Four students in Principles of Engineering (ENGR2210) came together to build a cake-decorating robot after seeing the wonderful work done by industrial cake-decorating machines. The CAKEBOT was designed as a for-personal-use machine to decorate (pre-frosted) 9-inch round cakes and generate a border on the bottom of the walls of the cake as well. Users can draw images in the graphical user interface (GUI) with different "brushes" (or tips) and those images are converted into mechanical motions on a polar coordinate system to generate the image using the top frosting dispenser and a border using the side frosting dispenser. Once the design is finished, the user is able to remove their decorated cake from the platform and enjoy!

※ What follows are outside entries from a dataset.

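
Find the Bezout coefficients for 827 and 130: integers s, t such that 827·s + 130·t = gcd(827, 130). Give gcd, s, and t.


Euclidean algorithm on (827, 130) — divide until remainder is 0:
  827 = 6 · 130 + 47
  130 = 2 · 47 + 36
  47 = 1 · 36 + 11
  36 = 3 · 11 + 3
  11 = 3 · 3 + 2
  3 = 1 · 2 + 1
  2 = 2 · 1 + 0
gcd(827, 130) = 1.
Track Bezout coefficients alongside the remainders: start with r₀ = 827 = a·1 + b·0 (s = 1, t = 0) and r₁ = 130 = a·0 + b·1 (s = 0, t = 1); each new remainder r_{k+1} = r_{k-1} − q_k·r_k inherits s_{k+1} = s_{k-1} − q_k·s_k, t_{k+1} = t_{k-1} − q_k·t_k, so r_k = a·s_k + b·t_k at every step:
  q = 6: r = 47, s = 1 − 6·0 = 1, t = 0 − 6·1 = -6  (check: 827·1 + 130·(-6) = 47)
  q = 2: r = 36, s = 0 − 2·1 = -2, t = 1 − 2·(-6) = 13  (check: 827·(-2) + 130·13 = 36)
  q = 1: r = 11, s = 1 − 1·(-2) = 3, t = -6 − 1·13 = -19  (check: 827·3 + 130·(-19) = 11)
  q = 3: r = 3, s = -2 − 3·3 = -11, t = 13 − 3·(-19) = 70  (check: 827·(-11) + 130·70 = 3)
  q = 3: r = 2, s = 3 − 3·(-11) = 36, t = -19 − 3·70 = -229  (check: 827·36 + 130·(-229) = 2)
  q = 1: r = 1, s = -11 − 1·36 = -47, t = 70 − 1·(-229) = 299  (check: 827·(-47) + 130·299 = 1)
The row with r = 1 (the gcd) gives the Bezout coefficients s = -47, t = 299.
Result: 827 · (-47) + 130 · (299) = 1.

gcd(827, 130) = 1; s = -47, t = 299 (check: 827·(-47) + 130·299 = 1).


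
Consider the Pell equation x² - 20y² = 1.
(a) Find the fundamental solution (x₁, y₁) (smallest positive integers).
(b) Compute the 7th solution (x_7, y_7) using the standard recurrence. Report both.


Step 1: Find the fundamental solution (x₁, y₁) of x² - 20y² = 1.
  Expand √20 as a continued fraction. a₀ = ⌊√20⌋ = 4; iterate m_{k+1} = d_k·a_k − m_k, d_{k+1} = (20 − m_{k+1}²)/d_k, a_{k+1} = ⌊(a₀ + m_{k+1})/d_{k+1}⌋ (starting m₀ = 0, d₀ = 1), with convergents p_k = a_k·p_{k-1} + p_{k-2}, q_k = a_k·q_{k-1} + q_{k-2} (p₋₁ = 1, q₋₁ = 0):
  k = 0: a₀ = 4; p₀/q₀ = 4/1; p₀² − 20·q₀² = 16 − 20 = -4.
  k = 1: m = 4, d = 4, a = ⌊(4 + 4)/4⌋ = 2; p/q = (2·4 + 1)/(2·1 + 0) = 9/2; p² − 20·q² = 81 − 80 = 1.
  The first convergent with p² − 20·q² = 1 gives the fundamental solution (x₁, y₁) = (9, 2).
Step 2: Apply the recurrence (x_{n+1}, y_{n+1}) = (x₁x_n + 20y₁y_n, x₁y_n + y₁x_n) repeatedly.
  From (x_1, y_1) = (9, 2): x_2 = 9·9 + 20·2·2 = 161; y_2 = 9·2 + 2·9 = 36.
  From (x_2, y_2) = (161, 36): x_3 = 9·161 + 20·2·36 = 2889; y_3 = 9·36 + 2·161 = 646.
  From (x_3, y_3) = (2889, 646): x_4 = 9·2889 + 20·2·646 = 51841; y_4 = 9·646 + 2·2889 = 11592.
  From (x_4, y_4) = (51841, 11592): x_5 = 9·51841 + 20·2·11592 = 930249; y_5 = 9·11592 + 2·51841 = 208010.
  From (x_5, y_5) = (930249, 208010): x_6 = 9·930249 + 20·2·208010 = 16692641; y_6 = 9·208010 + 2·930249 = 3732588.
  From (x_6, y_6) = (16692641, 3732588): x_7 = 9·16692641 + 20·2·3732588 = 299537289; y_7 = 9·3732588 + 2·16692641 = 66978574.
Step 3: Verify x_7² - 20·y_7² = 89722587501469521 - 89722587501469520 = 1 (should be 1). ✓

(x_1, y_1) = (9, 2); (x_7, y_7) = (299537289, 66978574).


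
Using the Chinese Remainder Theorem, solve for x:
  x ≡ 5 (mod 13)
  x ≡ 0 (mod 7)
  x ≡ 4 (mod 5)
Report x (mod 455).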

We launched this project with an ambitious vision of a machine that would be able to decorate the top and sides of a pre-frosted round cake with designs provided by a user via a user-friendly interface. Over the course of the project, we developed a core set of goals:
- Create a mechanism that can smoothly and accurately dispense frosting
- Create a gantry system that will allow the frosting dispenser to produce designs over the entire top surface of the cake
- Include a mechanism to produce boarders on the wall of the cake
- Create a user-friendly interface to allow users to design their own cake
- Include a system for users to change frosting tips, allowing for more intricate designs
overall system diagram
meet the team.
cassie brown, mechanical engineering
Cassie Brown, Class of 2016 (Olin College of Engineering). Cassie is pursuing a Mechanical Engineering degree. For the Cakebot, she designed and built the frame of the Cakebot as well as the mechanisms to drive the rotating platform that the cake sits on and drive the linear motion of the frosting pump that moves above the cake. Cassie has enjoyed decorating cakes by hand for many years and was thrilled to get the opportunity to combine that hobby with her love for building mechanical systems.
emily engel, mechanical systems
Emily Engel, Class of 2017 (Olin College of Engineering). Emily's major is Engineering: Materials Science. She worked on mechanical systems with Cassie, particularly designing the frosting dispensing mechanism. She recently dove into the world of cake decorating in the form of a Passionate Pursuit and wanted to fill her semester with cake, so she was thrilled to be a part of Cakebot!
Christina Holman, electrical systems
Christina Holman, Class of 2017 (Wellesley College). Christina is majoring in Economics and is pursuing the 4+1 Engineering B.S. program with Olin College in Electrical and Computer Engineering. For Cakebot, she worked on the electrical systems to translate the software commands into mechanical movements by designing and forming circuitry in addition to developing Arduino code.
Griffin tschurwald, software
Griffin Tschurwald, Class of 2017 (Olin College of Engineering). Griffin is pursing a degree in Electrical and Computer Engineering (ECE). For Cakebot, he designed and wrote all of Cakebot's Python GUI and control code. He enjoys eating cake just as much as decorating it. Griffin's Github account.
Budget & Bill of materials
We were constrained to a $250 budget. The large hardware requirements caused our team to go over budget, but without the materials we used for prototyping, we could be within that budget.